Professor shares Holocaust experiences
Professor shares Holocaust experiences
By Ryan Johnston
Issue date: 3/23/07 Section: News
Originally published: 3/22/07 at 5:38 PM CST
Last update: 3/22/07 at 5:37 PM CST
The entire nation of Germany took part in discriminating against minorities during the Holocaust, especially Jews, who were considered inferior and unworthy of living, a Holocaust survivor said March 6 at the Methodist Student Center.
Dr. William Samelson, professor emeritus in the foreign languages department, lectured on his experience during and after the Holocaust in a session titled "Anti-Judaism, Political Racism and Final Solution."
This was the first of four lectures in a series at the center, "The Holocaust: Let Us Remember!"
"Nobody knows how they were convinced on how we were at the bottom of the ladder," he said.
"They believed racial purity existed."
He was born and reared in Poland until age 11 when he was captured by Nazis and taken to Buchenwald concentration camp where he spent 3 1/2 years.
He was liberated by the U.S. Army in 1945 and emigrated to the United States in 1948. He and his brother are the only survivors from his family.
He also has written books on the Holocaust including, "Warning and Hope: The Nazi Murder of European Jewry" and his memoir titled, "One Bridge to Life."
Samelson told the group Hitler thought a "super-race" was composed of blond, blue-eyed, 6-foot-tall men. The Nazis used measurements in the skull, nose and cheeks to determine the superior from the inferior.
He recalled that he still has a textbook from high school that shows how they made the measurements to determine superiority.
"Genocide is political racism," he said.
On the topic of genocide and how it started, he said that in 1913, Turkey decided Armenians were inferior. More than 1 million people were killed, including women and babies. Columns of 50 to 60 people were brought into the streets and shot with machine guns.
During World War II, more than 52 million noncombatants were killed, he said.
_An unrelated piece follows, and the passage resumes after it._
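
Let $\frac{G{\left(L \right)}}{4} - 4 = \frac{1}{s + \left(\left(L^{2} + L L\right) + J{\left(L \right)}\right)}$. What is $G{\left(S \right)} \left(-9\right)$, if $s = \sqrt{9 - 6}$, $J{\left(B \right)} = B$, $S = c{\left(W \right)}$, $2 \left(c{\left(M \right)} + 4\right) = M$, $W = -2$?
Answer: $- \frac{48798}{337} + \frac{6 \sqrt{3}}{337} \approx -144.77$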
More than 6 million of those were Jewish, and more than 1 million were children.
He recalled that propaganda films and photographs of people being brought to gas chambers and killed were shown to prominent figures in the Nazi party.
"These people were clapping during the films," he said. "They thought they were doing away with the vermin. What do we do with vermin? We kill them."
After his years in the concentration camp, he said he distrusted society and that his tutor brought him to think otherwise.
"She injected that you cannot live with hate," he said. "That hate is not a good reason for survival, but that love is."
Following his studies, he decided that he wanted to teach German language and literature.
"There was a lot of beauty in German culture," he said. "All of that was banished by Hitler."